The set of $p$-adic integers is denoted by $\mathbb{Z}_p$. If we cut an element $\alpha\in\mathbb{Z}_p$ at its $k$-th term $$\alpha_k=a_0+a_1p+\ldots+\alpha_{k-1}p^{k-1}$$ $\textbf{we get a well defined element of }$ $\mathbf{\mathbb{Z}/p^k\mathbb{Z}}$.
Could someone explain me the bold part?
On
From your comment to Hurkyl I reckon that the following answers your intended question:
In our decimal number system we can write numbers $0\leq x < 10^k$ in the form $$ 10^{k-1} a_{k-1}+10^{k-2}a_{k-2}+...+10 a_1+a_0 $$ with $0\leq a_i<9$ being the digits of that number. Pick a specific $k$ and think this through and it should be clear. The same system works in base $p$ so that $$ p^{k-1} a_{k-1}+p^{k-2}a_{k-2}+...+p a_1+a_0 $$ defines a unique number $0\leq x<p^k$. In fact you can just check that the largest number that can be written in this form is if all $a_i=p-1$ which then yields $$ \begin{align} &p^{k-1}(p-1)+p^{k-2}(p-1)...+p(p-1)+(p-1)\\ =&p^k-p^{k-1}+p^{k-1}-p^{k-2}+...+p^2-p+p-1\\ =&p^k-1 \end{align} $$ which is in fact the largest integer satisfying $0\leq x<p^k$. The above sum is known as a telescoping sum since all but the first and last term cancels out.

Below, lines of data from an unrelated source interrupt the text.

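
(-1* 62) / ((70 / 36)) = -1116 / 35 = -31.89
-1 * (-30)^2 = -900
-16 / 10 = -8 / 5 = -1.60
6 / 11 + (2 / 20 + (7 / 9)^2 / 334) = 481556 / 743985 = 0.65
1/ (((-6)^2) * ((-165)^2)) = 1/ 980100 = 0.00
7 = 7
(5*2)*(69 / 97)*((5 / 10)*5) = 1725 / 97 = 17.78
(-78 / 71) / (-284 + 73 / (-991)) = 25766 / 6662569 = 0.00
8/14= 4/7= 0.57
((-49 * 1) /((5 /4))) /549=-196 /2745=-0.07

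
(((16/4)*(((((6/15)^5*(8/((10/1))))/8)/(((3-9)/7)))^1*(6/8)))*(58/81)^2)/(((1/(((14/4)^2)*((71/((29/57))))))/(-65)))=1395524312/6834375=204.19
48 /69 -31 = -30.30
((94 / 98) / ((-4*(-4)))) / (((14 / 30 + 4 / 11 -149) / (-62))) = 240405 / 9583616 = 0.03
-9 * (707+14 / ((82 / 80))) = -265923 / 41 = -6485.93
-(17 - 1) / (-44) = 4 / 11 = 0.36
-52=-52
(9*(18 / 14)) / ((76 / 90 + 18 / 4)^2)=656100 / 1619527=0.41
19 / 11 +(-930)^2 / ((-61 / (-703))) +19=6688285608 / 671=9967638.76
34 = 34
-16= -16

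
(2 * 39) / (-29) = -78 / 29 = -2.69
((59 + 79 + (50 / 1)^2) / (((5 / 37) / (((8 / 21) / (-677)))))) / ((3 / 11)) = -8589328 / 213255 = -40.28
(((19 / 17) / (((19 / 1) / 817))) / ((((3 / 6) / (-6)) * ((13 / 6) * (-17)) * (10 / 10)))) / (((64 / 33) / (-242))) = -29360529 / 15028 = -1953.72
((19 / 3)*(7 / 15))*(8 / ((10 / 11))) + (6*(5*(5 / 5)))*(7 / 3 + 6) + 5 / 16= 994757 / 3600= 276.32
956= 956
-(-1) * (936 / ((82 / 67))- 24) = 30372 / 41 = 740.78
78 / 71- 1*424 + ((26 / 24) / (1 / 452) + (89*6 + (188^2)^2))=266079373531 / 213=1249198936.77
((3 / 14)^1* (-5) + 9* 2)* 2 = 237 / 7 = 33.86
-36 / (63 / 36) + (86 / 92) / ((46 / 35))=-294169 / 14812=-19.86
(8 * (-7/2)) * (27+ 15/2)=-966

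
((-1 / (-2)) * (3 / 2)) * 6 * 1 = 9 / 2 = 4.50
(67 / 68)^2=4489 / 4624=0.97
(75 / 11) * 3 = 225 / 11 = 20.45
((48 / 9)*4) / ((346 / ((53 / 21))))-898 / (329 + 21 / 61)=-40210913 / 15640065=-2.57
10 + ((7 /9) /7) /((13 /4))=1174 /117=10.03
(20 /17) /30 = 0.04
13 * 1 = 13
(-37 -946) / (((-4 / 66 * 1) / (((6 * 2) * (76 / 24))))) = 616341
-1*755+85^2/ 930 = -138985/ 186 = -747.23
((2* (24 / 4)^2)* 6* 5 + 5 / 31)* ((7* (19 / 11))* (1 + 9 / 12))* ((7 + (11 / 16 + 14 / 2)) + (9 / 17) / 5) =735664097 / 1088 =676161.85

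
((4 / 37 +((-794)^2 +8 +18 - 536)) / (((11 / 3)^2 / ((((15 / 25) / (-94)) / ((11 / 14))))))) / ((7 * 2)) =-314648091 / 11573045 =-27.19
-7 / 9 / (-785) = 7 / 7065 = 0.00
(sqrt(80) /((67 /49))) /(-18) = -0.36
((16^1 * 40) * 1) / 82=320 / 41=7.80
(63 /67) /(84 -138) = -0.02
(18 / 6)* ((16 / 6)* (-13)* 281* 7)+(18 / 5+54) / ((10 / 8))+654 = -5096698 / 25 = -203867.92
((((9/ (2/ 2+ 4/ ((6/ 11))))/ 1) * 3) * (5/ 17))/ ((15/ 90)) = 486/ 85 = 5.72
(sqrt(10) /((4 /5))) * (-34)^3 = -49130 * sqrt(10) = -155362.70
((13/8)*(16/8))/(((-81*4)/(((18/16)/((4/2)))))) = -13/2304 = -0.01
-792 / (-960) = 33 / 40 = 0.82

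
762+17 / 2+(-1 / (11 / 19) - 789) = -445 / 22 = -20.23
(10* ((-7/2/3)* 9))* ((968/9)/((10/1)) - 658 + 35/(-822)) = 55867343/822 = 67965.14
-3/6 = -1/2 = -0.50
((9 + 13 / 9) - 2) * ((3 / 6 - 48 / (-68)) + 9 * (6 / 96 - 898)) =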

In $\Bbb Z[[X]]$ say we have two formal power series $P(X)$ and $Q(X)$. Suppose their "truncations" up to the point $X^n$ are $p(X)$ and $q(X)$. That is, $P(X)=p(X)+X^nA(X)$ and $Q(X)=q(X)+X^nB(X)$ for some formal power series $A(X),B(X)\in\Bbb Z[[X]]$ and polynomials $p(X),q(X)$ of degrees $<n$; it is best to think of $p$ and $q$ as the remainders of $P$ and $Q$ mod $X^n$. Then
$$P(X)Q(X)=(p+X^nA)(q+X^nB)=p(X)q(X)+X^n[A(X)+B(X)+X^nA(X)B(X)].$$
Thus, truncating $P(X)$ and $Q(X)$ up to $X^n$ and multiplying them together can be done in any order. Mentally, this tells us that the truncations act as elements of $\Bbb Z[[X]]/(X^n)$, and this is in fact true: the taking a series $P(X)$ to the coset $q(X)+(X^n)$ is a quotient map $\Bbb Z[[X]]\to\Bbb Z[[X]]/(X^n)$.

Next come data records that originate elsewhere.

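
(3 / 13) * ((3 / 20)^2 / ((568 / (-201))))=-5427 / 2953600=-0.00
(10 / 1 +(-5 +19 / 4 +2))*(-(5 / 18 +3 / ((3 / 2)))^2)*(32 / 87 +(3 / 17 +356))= -41662682303 / 1916784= -21735.72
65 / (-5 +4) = -65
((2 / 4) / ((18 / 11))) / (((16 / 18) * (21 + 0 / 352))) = 11 / 672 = 0.02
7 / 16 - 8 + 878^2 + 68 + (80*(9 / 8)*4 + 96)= 771400.44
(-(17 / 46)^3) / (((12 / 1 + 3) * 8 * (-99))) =4913 / 1156351680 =0.00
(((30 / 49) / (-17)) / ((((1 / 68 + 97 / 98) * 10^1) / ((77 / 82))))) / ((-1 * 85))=462 / 11664295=0.00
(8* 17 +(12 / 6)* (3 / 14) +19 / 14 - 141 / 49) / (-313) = -13221 / 30674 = -0.43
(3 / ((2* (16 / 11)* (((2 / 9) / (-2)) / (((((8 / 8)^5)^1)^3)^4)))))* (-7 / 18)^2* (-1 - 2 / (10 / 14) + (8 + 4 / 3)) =-44737 / 5760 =-7.77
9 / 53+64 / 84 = 1037 / 1113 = 0.93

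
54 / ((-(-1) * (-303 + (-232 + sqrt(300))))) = -0.10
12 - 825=-813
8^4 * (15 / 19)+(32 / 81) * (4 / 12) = 14930528 / 4617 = 3233.82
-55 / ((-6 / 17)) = 935 / 6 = 155.83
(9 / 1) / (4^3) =9 / 64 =0.14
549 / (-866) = -549 / 866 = -0.63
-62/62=-1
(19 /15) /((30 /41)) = 1.73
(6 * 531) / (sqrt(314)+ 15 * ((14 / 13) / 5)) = -869778 / 25651+ 269217 * sqrt(314) / 25651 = 152.07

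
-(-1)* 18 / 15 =6 / 5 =1.20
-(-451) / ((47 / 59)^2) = 1569931 / 2209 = 710.70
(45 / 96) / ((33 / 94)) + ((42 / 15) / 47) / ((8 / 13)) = 59229 / 41360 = 1.43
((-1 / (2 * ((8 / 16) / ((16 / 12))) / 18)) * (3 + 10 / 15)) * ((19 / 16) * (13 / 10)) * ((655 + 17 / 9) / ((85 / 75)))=-4015726 / 51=-78739.73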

The same exact idea is in play with $\Bbb Z_p$. We have a projection $\Bbb Z_p\to\Bbb Z/p^n\Bbb Z$ that takes a $p$-adic expansion to the coset with representative given by the truncation of that series. This map is a well-defined ring homomorphism with kernel $p^n\Bbb Z_p$ so $\Bbb Z_p/p^n\Bbb Z_p\cong\Bbb Z/p^n\Bbb Z$.
It would make more sense to use the phrase "well-defined" in the context of more general $p$-adic expansions; in general the coefficients need not be integers $0\le a_i\le p-1$, they could be any integers (even other $p$-adic integers; any system of coset representatives for $p\Bbb Z_p$ would work as a set of "digits" $-$ this is usually introduced as an exercise to those first learning about the $p$-adics).
The fact that the "truncate the power series" process gives a unique image of a $p$-adic integer under the projection map regardless of how the power series is defined is what makes the truncation expression as an element of $\Bbb Z/p^n\Bbb Z$ well-defined (independent of how the $x\in\Bbb Z_p$ is represented).